Which means it's hard to raise bread prices. Yes, they do it every so often, because they have to. Dollars aren't worth what they used to be, which we experience as price inflation. But lately, shrinkflation is the tactic being used to stay profitable, since it's easier to hide. That means smaller slices, and less of them.
Take the above loaf, for example. I don't remember how many slices there used to be, but now there are 14 (and that includes the 2 crusts). Each slice is so small, even loaded with peanut butter or hummus, it takes just 5 bites to finish off. A single slice isn't even a snack. I made a sandwich the other day, and the tomato slice was bigger than it was. 14 tiny slices. That's 70 bites of food. I used to have to worry about my bread going stale before I got to the end of the bag, but that's a distant memory now. My wife and I can polish off a loaf in a single day without trying. They've become tiny.
The product is shrinking, but the price is staying the same. In fact, it has been creeping upward over the past couple years. This loaf, because it lacks wheat (a cheap filler grain used in almost everything), costs $8 plus tax. You can still get a loaf of wheat bread for $6. I remember just 20 years ago buying loaves of bread for $2 or less.

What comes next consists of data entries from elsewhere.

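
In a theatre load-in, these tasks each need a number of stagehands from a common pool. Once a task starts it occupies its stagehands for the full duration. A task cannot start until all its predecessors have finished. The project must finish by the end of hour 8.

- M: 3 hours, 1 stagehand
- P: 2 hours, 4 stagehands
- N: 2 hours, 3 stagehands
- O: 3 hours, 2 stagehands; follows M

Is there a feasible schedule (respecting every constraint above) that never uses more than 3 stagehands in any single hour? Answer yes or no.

no

The minimum achievable peak is 4; 3 < 4, so no feasible schedule stays within the cap.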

60 cents a slice. 5 bites. That's 12 cents per bite - for plain bread!
Curveball: Costco offers a double pack of this bread for about ten bucks, but it costs me $60 to get to Costco, and a yearly membership. I hire a ride once a month to Costco, and stock up on bread.
Note: Yes, it would be cheaper to make it myself. That's how I do pretty much everything else in my life - right from scratch. That allows me to customize the ingredients and method, and bring down costs. I haven't made that leap with bread yet, but it's something I want to do once I move and have a proper kitchen.
Here's a photo I took of a "large" orange. The price was the same, but now it's mostly packaging!
Okay, that's mostly a joke, but still. I swear I managed to eat that whole orange in about 20 seconds. You'd need a bag of them if you wanted a proper snack.
How about you, has bread gone up in price there? Have loaves been slowly getting smaller? What about shrinkflation you've noticed in other things?